Équateur : Noboa entame un nouveau mandat en promettant fermeté contre la violence et relance économique
Équateur : Noboa entame un nouveau mandat en promettant fermeté contre la violence et relance économique

Le président équatorien Daniel Noboa a prêté serment samedi pour un mandat présidentiel complet, affirmant sa détermination à réduire les homicides, combattre les réseaux criminels et relancer une économie fragilisée. Âgé de 37 ans, l’héritier d’une dynastie politique et entrepreneuriale, Noboa a été investi à Quito devant l’Assemblée nationale, à l’issue d’une cérémonie marquée par la symbolique de la stabilité retrouvée.

Élu une première fois en 2023 pour achever le mandat écourté de son prédécesseur, Noboa a remporté les élections anticipées d’avril dernier avec une avance confortable, malgré des accusations de fraude lancées par son adversaire de gauche. Il entame désormais un cycle présidentiel complet, avec le soutien d’une majorité parlementaire favorable à son programme.

Dans son discours d’investiture, Noboa a placé la lutte contre la criminalité au cœur de son mandat. « La réduction progressive des homicides sera un objectif non négociable », a-t-il déclaré, en promettant la poursuite des opérations contre le narcotrafic, la saisie d’armes illégales et le renforcement du contrôle dans les ports, véritables plaques tournantes du trafic de drogue. Depuis son arrivée au pouvoir, il a militarisé les rues, allongé les peines liées aux délits de drogue et signé plusieurs accords internationaux de coopération sécuritaire.

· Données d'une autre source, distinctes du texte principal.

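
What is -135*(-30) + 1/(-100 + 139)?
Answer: 157951/39 ≈ 4050.0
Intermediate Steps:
-135*(-30) + 1/(-100 + 139) = 4050 + 1/39 = 157951/39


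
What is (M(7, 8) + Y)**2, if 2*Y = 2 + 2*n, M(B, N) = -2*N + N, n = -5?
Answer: 144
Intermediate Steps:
M(B, N) = -N
Y = -4 (Y = (2 + 2*(-5))/2 = (2 - 10)/2 = (1/2)*(-8) = -4)
(M(7, 8) + Y)**2 = (-1*8 - 4)**2 = (-8 - 4)**2 = (-12)**2 = 144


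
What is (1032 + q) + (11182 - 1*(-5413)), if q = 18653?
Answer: 36280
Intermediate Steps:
(1032 + q) + (11182 - 1*(-5413)) = (1032 + 18653) + (11182 - 1*(-5413)) = 19685 + (11182 + 5413) = 19685 + 16595 = 36280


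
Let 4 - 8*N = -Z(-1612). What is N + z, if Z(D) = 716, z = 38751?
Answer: 38841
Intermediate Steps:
N = 90 (N = ½ - (-1)*716/8 = ½ - ⅛*(-716) = ½ + 179/2 = 90)
N + z = 90 + 38751 = 38841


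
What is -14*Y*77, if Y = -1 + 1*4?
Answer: -3234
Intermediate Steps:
Y = 3 (Y = -1 + 4 = 3)
-14*Y*77 = -14*3*77 = -42*77 = -3234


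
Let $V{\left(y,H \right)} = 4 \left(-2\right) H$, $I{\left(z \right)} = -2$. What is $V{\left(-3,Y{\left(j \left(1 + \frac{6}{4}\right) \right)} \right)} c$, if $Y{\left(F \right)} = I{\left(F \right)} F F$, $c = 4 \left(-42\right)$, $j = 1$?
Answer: $-16800$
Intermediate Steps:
$c = -168$
$Y{\left(F \right)} = - 2 F^{2}$ ($Y{\left(F \right)} = - 2 F F = - 2 F^{2}$)
$V{\left(y,H \right)} = - 8 H$
$V{\left(-3,Y{\left(j \left(1 + \frac{6}{4}\right) \right)} \right)} c = - 8 \left(- 2 \left(1 \left(1 + \frac{6}{4}\right)\right)^{2}\right) \left(-168\right) = - 8 \left(- 2 \left(1 \left(1 + 6 \cdot \frac{1}{4}\right)\right)^{2}\right) \left(-168\right) = - 8 \left(- 2 \left(1 \left(1 + \frac{3}{2}\right)\right)^{2}\right) \left(-168\right) = - 8 \left(- 2 \left(1 \cdot \frac{5}{2}\right)^{2}\right) \left(-168\right) = - 8 \left(- 2 \left(\frac{5}{2}\right)^{2}\right) \left(-168\right) = - 8 \left(\left(-2\right) \frac{25}{4}\right) \left(-168\right) = \left(-8\right) \left(- \frac{25}{2}\right) \left(-168\right) = 100 \left(-168\right) = -16800$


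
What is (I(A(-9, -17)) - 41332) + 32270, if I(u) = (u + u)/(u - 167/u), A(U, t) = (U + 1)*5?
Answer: -12982646/1433 ≈ -9059.8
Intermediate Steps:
A(U, t) = 5 + 5*U (A(U, t) = (1 + U)*5 = 5 + 5*U)
I(u) = 2*u/(u - 167/u) (I(u) = (2*u)/(u - 167/u) = 2*u/(u - 167/u))
(I(A(-9, -17)) - 41332) + 32270 = (2*(5 + 5*(-9))**2/(-167 + (5 + 5*(-9))**2) - 41332) + 32270 = (2*(5 - 45)**2/(-167 + (5 - 45)**2) - 41332) + 32270 = (2*(-40)**2/(-167 + (-40)**2) - 41332) + 32270 = (2*1600/(-167 + 1600) - 41332) + 32270 = (2*1600/1433 - 41332) + 32270 = (2*1600*(1/1433) - 41332) + 32270 = (3200/1433 - 41332) + 32270 = -59225556/1433 + 32270 = -12982646/1433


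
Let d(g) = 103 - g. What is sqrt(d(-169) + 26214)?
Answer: sqrt(26486) ≈ 162.75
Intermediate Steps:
sqrt(d(-169) + 26214) = sqrt((103 - 1*(-169)) + 26214) = sqrt((103 + 169) + 26214) = sqrt(272 + 26214) = sqrt(26486)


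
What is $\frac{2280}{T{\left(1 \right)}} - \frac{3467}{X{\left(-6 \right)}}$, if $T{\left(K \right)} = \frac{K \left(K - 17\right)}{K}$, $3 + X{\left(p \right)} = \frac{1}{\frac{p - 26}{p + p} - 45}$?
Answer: $\frac{385589}{384} \approx 1004.1$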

Sur le plan économique, le chef de l’État a souligné la nécessité de redonner confiance aux investisseurs. Son gouvernement a conclu un accord de 4 milliards de dollars avec le FMI et entamé des négociations avec des banques chinoises afin de consolider ses finances publiques. « Nous créons un environnement sûr, stable et compétitif qui favorise la croissance, protège les investissements et garantit de réelles opportunités », a affirmé Noboa.

Mais les défis restent immenses. Malgré une baisse annoncée de 15 % des homicides en 2024, les violences ont explosé de 58 % au cours des quatre premiers mois de 2025, atteignant 3 094 morts violentes, selon les données officielles. Sur le plan économique, Noboa table sur une croissance de 4 % cette année, un chiffre que la Banque centrale révise à la baisse, à 2,8 %. Le pays fait également face à une dette publique élevée — à 51,8 % du PIB — et à une chute de la production pétrolière, l’un de ses piliers économiques.

L’Équateur mise également sur des alliances extérieures pour renforcer ses capacités. Le gouvernement a engagé Erik Prince, fondateur de la société militaire privée Blackwater, pour conseiller les forces de sécurité — une décision controversée, dénoncée par des ONG et une partie de l’opposition comme un pas dangereux vers la privatisation de la sécurité publique.

Malgré les critiques, Noboa conserve une marge de manœuvre politique importante. Son parti domine l’Assemblée nationale et contrôle la majorité des commissions législatives, lui permettant, en principe, d’avancer sans blocage sur son agenda sécuritaire et économique. Son mandat sera toutefois jugé sur sa capacité à enrayer l’insécurité galopante et à stabiliser une économie sous pression.